Digging into the digital shopper's mind – Constructor University researchers develop framework for ethical customer digital twins
As digital commerce continues to evolve, understanding the complex emotional and cognitive drivers behind consumer choices has become vital for sustainable development. A breakthrough study by researchers at Constructor University introduces an innovative, analytics-driven method for building ethical Customer Digital Twins (CDTs). Published in the March 2026 issue of the Decision Analytics Journal, the research pioneers a way to combine neuromarketing techniques with social media text analysis to model how consumers process ethical and sustainability-focused information during online shopping – laying the foundation for the future of eCommerce.
Developed by Constructor University alumna Ama Anomwaa Okyere Sefa, Mohammadreza Rezaei, Ph.D. researcher, and Prof.

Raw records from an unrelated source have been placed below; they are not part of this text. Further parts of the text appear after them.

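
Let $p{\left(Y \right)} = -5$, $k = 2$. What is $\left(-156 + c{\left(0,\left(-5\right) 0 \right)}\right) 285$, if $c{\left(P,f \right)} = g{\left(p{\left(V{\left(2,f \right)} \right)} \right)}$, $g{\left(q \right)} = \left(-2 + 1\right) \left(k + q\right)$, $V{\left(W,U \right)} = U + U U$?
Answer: $-43605$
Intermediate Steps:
$V{\left(W,U \right)} = U + U^{2}$
$g{\left(q \right)} = -2 - q$ ($g{\left(q \right)} = \left(-2 + 1\right) \left(2 + q\right) = - (2 + q) = -2 - q$)
$c{\left(P,f \right)} = 3$ ($c{\left(P,f \right)} = -2 - -5 = -2 + 5 = 3$)
$\left(-156 + c{\left(0,\left(-5\right) 0 \right)}\right) 285 = \left(-156 + 3\right) 285 = \left(-153\right) 285 = -43605$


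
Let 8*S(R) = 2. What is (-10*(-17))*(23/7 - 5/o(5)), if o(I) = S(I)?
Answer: -19890/7 ≈ -2841.4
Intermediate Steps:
S(R) = 1/4 (S(R) = (1/8)*2 = 1/4)
o(I) = 1/4
(-10*(-17))*(23/7 - 5/o(5)) = (-10*(-17))*(23/7 - 5/1/4) = 170*(23*(1/7) - 5*4) = 170*(23/7 - 20) = 170*(-117/7) = -19890/7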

Dr. Omid Fatahi Valilai from the Emerging Technologies in Industrial Engineering (EITIE) research group, the study bridges data science and behavioral psychology. While traditional eCommerce analytics rely heavily on click rates and static surveys, this new framework supports the development of more realistic virtual representations of consumer states by analyzing both implicit neural activity and explicit text responses.

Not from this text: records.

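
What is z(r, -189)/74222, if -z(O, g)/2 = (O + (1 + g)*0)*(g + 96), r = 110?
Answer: 10230/37111 ≈ 0.27566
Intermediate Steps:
z(O, g) = -2*O*(96 + g) (z(O, g) = -2*(O + (1 + g)*0)*(g + 96) = -2*(O + 0)*(96 + g) = -2*O*(96 + g))
z(r, -189)/74222 = -2*110*(96 - 189)/74222 = -2*110*(-93)*(1/74222) = 20460*(1/74222) = 10230/37111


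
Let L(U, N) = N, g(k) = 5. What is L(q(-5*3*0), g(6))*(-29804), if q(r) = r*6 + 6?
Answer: -149020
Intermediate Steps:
q(r) = 6 + 6*r (q(r) = 6*r + 6 = 6 + 6*r)
L(q(-5*3*0), g(6))*(-29804) = 5*(-29804) = -149020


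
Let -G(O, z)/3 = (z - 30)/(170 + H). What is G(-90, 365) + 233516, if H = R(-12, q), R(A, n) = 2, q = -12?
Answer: 40163747/172 ≈ 2.3351e+5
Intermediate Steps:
H = 2
G(O, z) = 45/86 - 3*z/172 (G(O, z) = -3*(z - 30)/(170 + 2) = -3*(-30 + z)/172 = -3*(-15/86 + z/172) = 45/86 - 3*z/172)
G(-90, 365) + 233516 = (45/86 - 3/172*365) + 233516 = (45/86 - 1095/172) + 233516 = -1005/172 + 233516 = 40163747/172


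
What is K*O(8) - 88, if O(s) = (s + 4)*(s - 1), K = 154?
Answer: 12848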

A fusion of brainwaves and language processing
To capture how consumers truly feel, the researchers designed an experiment within a fast-fashion e-commerce setting. Participants wore electroencephalography (EEG) headsets to monitor implicit indicators like mental workload, attention, and emotional valence in real-time. They were then exposed to ethically framed information such as sustainability cues, and provided written feedback, which was analyzed using advanced Natural Language Processing (NLP).
The results show that understanding consumer feelings requires considering both customers’ explicit written feedback and implicit EEG responses as complementary sources of insight. In some cases, what participants wrote did not fully align with what their brain activity suggested. By demonstrating this partial gap between expressed sentiment and physiological response, the paper highlights the need for more robust, temporally aware digital architectures that can better capture the complexity of consumer emotions and decision-making.
The future of sustainable industry 4.0
The project is rooted in the EITIE mini-lab's ongoing mission to analyze consumer behavior in Industry 4.0. To expand on these findings, the research team is already planning next-stage experimental approaches. These will incorporate Virtual Reality (VR) and Augmented Reality (AR) to build even more immersive and realistic testing environments. Ultimately, this foundational data will help designers and marketers build better intervention strategies, digital tools, and communications that encourage eco-friendly habits.
Furthermore, this research directly supports broader efforts toward transparent, circular value chains. By providing clear evidence on how consumers react to ethical information, the framework offers immediate value to ongoing European sustainability initiatives, such as the Textile Digital Product Passport under the EU HORIZON SORT4CIRC project. Linking consumer engagement with extended producer responsibility ensures that business actions can be aligned with circular-economy goals across the entire textile ecosystem.
Prof. Dr. Omid Fatahi Valilai emphasized the downstream societal value: “This paper demonstrates a practical basis for integrating neuroscience-informed signals with NLP sentiment analytics, supporting digital twins that are more realistic and responsible. As Primary Coordinator for the Textile Digital Product Passport in the EU HORIZON SORT4CIRC project, I see direct value here: better evidence on consumer reactions can inform design-for-circularity communication and help align business actions with circular-economy goals.”
A step toward an AI-supported digital ecosystem
Beyond technical data fusion, this work contributes to the EITIE research group’s broader path toward using AI tools, including LLM-based agents, under human oversight to support sustainability improvements in digital ecosystems. Such systems can use complementary information from written feedback and EEG-based indicators to support deeper analysis, prediction, and interpretation of customer behavior in response to sustainability-related information.
By detailing both the technical possibilities and the boundary conditions required for responsible deployment, Constructor University researchers have established an important baseline for the next generation of transparent, ethically aligned digital retail ecosystems. These insights can support future AI-assisted tools that help design better interventions, improve sustainability-related decision-making, and encourage more eco-conscious consumer behavior.
“Our findings show that written feedback and EEG signals provide complementary insights rather than a simple one-to-one match,” said Mohammadreza Rezaei. “This study is an important foundation for our broader research program. In the next stages, we will expand our experimental approaches, including the use of VR and AR, to create a stronger basis for designing tools that encourage more sustainability-related consumer behavior.”
The paper, “An analytics-driven method for building ethical customer digital twins using neuromarketing and social media data,” is available fully open-access in the Decision Analytics Journal, Volume 18, March 2026.